Man blickt auf ein ungewöhnliches Geschäftsjahr zurück, das muss Rolf Kissling schon sagen, der Präsident des Regionalverbands Solothurn der Raiffeisenbanken. Der «Fall» des früheren CEO Pierin Vincenz und die Turbulenzen bei Raiffeisen Schweiz in dessen Nachgang sorgten für (Negativ-)Schlagzeilen noch und noch und gingen natürlich auch an den Genossenschaften des Solothurner Regionalverbands nicht spurlos vorbei.

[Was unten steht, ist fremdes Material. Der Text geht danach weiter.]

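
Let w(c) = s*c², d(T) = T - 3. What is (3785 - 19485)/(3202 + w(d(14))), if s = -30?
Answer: 3925/107 ≈ 36.682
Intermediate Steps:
d(T) = -3 + T
w(c) = -30*c²
(3785 - 19485)/(3202 + w(d(14))) = (3785 - 19485)/(3202 - 30*(-3 + 14)²) = -15700/(3202 - 30*11²) = -15700/(3202 - 30*121) = -15700/(3202 - 3630) = -15700/(-428) = -15700*(-1/428) = 3925/107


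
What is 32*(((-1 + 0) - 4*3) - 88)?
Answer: -3232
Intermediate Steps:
32*(((-1 + 0) - 4*3) - 88) = 32*((-1 - 12) - 88) = 32*(-13 - 88) = 32*(-101) = -3232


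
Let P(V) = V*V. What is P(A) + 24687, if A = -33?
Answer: 25776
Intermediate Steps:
P(V) = V²
P(A) + 24687 = (-33)² + 24687 = 1089 + 24687 = 25776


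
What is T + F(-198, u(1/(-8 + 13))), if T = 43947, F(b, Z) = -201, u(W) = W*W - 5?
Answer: 43746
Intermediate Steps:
u(W) = -5 + W**2 (u(W) = W**2 - 5 = -5 + W**2)
T + F(-198, u(1/(-8 + 13))) = 43947 - 201 = 43746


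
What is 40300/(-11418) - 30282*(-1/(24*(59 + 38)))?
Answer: 20995123/2215092 ≈ 9.4782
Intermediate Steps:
40300/(-11418) - 30282*(-1/(24*(59 + 38))) = 40300*(-1/11418) - 30282/((-24*97)) = -20150/5709 - 30282/(-2328) = -20150/5709 - 30282*(-1/2328) = -20150/5709 + 5047/388 = 20995123/2215092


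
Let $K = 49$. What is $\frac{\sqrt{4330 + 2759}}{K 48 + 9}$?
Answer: $\frac{\sqrt{7089}}{2361} \approx 0.035661$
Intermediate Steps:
$\frac{\sqrt{4330 + 2759}}{K 48 + 9} = \frac{\sqrt{4330 + 2759}}{49 \cdot 48 + 9} = \frac{\sqrt{7089}}{2352 + 9} = \frac{\sqrt{7089}}{2361}$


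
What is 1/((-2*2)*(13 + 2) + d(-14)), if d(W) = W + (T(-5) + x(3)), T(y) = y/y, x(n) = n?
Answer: -1/70 ≈ -0.014286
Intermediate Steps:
T(y) = 1
d(W) = 4 + W (d(W) = W + (1 + 3) = W + 4 = 4 + W)
1/((-2*2)*(13 + 2) + d(-14)) = 1/((-2*2)*(13 + 2) + (4 - 14)) = 1/(-4*15 - 10) = 1/(-60 - 10) = 1/(-70) = -1/70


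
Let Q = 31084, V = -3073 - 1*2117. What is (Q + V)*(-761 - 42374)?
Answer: -1116937690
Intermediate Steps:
V = -5190 (V = -3073 - 2117 = -5190)
(Q + V)*(-761 - 42374) = (31084 - 5190)*(-761 - 42374) = 25894*(-43135) = -1116937690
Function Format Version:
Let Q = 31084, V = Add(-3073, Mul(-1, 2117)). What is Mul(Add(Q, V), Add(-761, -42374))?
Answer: -1116937690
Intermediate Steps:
V = -5190 (V = Add(-3073, -2117) = -5190)
Mul(Add(Q, V), Add(-761, -42374)) = Mul(Add(31084, -5190), Add(-761, -42374)) = Mul(25894, -43135) = -1116937690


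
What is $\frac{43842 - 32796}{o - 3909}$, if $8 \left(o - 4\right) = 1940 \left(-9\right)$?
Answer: $- \frac{22092}{12175} \approx -1.8145$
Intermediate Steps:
$o = - \frac{4357}{2}$ ($o = 4 + \frac{1940 \left(-9\right)}{8} = 4 + \frac{1}{8} \left(-17460\right) = 4 - \frac{4365}{2} = - \frac{4357}{2} \approx -2178.5$)
$\frac{43842 - 32796}{o - 3909} = \frac{43842 - 32796}{- \frac{4357}{2} - 3909} = \frac{11046}{- \frac{12175}{2}} = 11046 \left(- \frac{2}{12175}\right) = - \frac{22092}{12175}$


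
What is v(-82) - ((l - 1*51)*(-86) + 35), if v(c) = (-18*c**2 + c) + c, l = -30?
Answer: -128197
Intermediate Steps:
v(c) = -18*c**2 + 2*c (v(c) = (c - 18*c**2) + c = -18*c**2 + 2*c)
v(-82) - ((l - 1*51)*(-86) + 35) = 2*(-82)*(1 - 9*(-82)) - ((-30 - 1*51)*(-86) + 35) = 2*(-82)*(1 + 738) - ((-30 - 51)*(-86) + 35) = 2*(-82)*739 - (-81*(-86) + 35) = -121196 - (6966 + 35) = -121196 - 1*7001 = -121196 - 7001 = -128197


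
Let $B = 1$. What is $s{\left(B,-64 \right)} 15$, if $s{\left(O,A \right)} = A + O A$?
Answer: $-1920$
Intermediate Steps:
$s{\left(O,A \right)} = A + A O$
$s{\left(B,-64 \right)} 15 = - 64 \left(1 + 1\right) 15 = \left(-64\right) 2 \cdot 15 = \left(-128\right) 15 = -1920$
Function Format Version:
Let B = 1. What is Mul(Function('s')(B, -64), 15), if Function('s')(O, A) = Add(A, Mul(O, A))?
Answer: -1920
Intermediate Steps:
Function('s')(O, A) = Add(A, Mul(A, O))
Mul(Function('s')(B, -64), 15) = Mul(Mul(-64, Add(1, 1)), 15) = Mul(Mul(-64, 2), 15) = Mul(-128, 15) = -1920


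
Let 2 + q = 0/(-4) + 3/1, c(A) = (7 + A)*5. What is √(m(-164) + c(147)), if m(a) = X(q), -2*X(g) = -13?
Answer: √3106/2 ≈ 27.866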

Wobei: Einen nachhaltigen Schaden scheint man nicht erlitten zu haben. «Trotz Vincenz-Causa gut unterwegs» titelt der Regionalverband die Mitteilung zum Geschäftsabschluss 2018. Die 14 Raiffeisenbanken des Regionalverbands verloren 690 Mitglieder. Vereinzelt hätten Kunden ihre Geschäftsbeziehungen wegen der «Causa» Vincenz aufgelöst, räumt man ein. Die meisten Abgänge shaben aber einen profaneren Grund: Der Kunde ist gestorben. Und der Rückgang beträgt kaum mehr als ein halbes Prozent, mit aktuell 108'018 Mitgliedern ist Raiffeisen nach wie vor sehr stark in der Region verankert: Jeder dritte Einwohner im Geschäftskreis der 14 Mitgliedbanken, der über die Kantonsgrenzen hinaus geht, ist Raiffeisen-Mitglied.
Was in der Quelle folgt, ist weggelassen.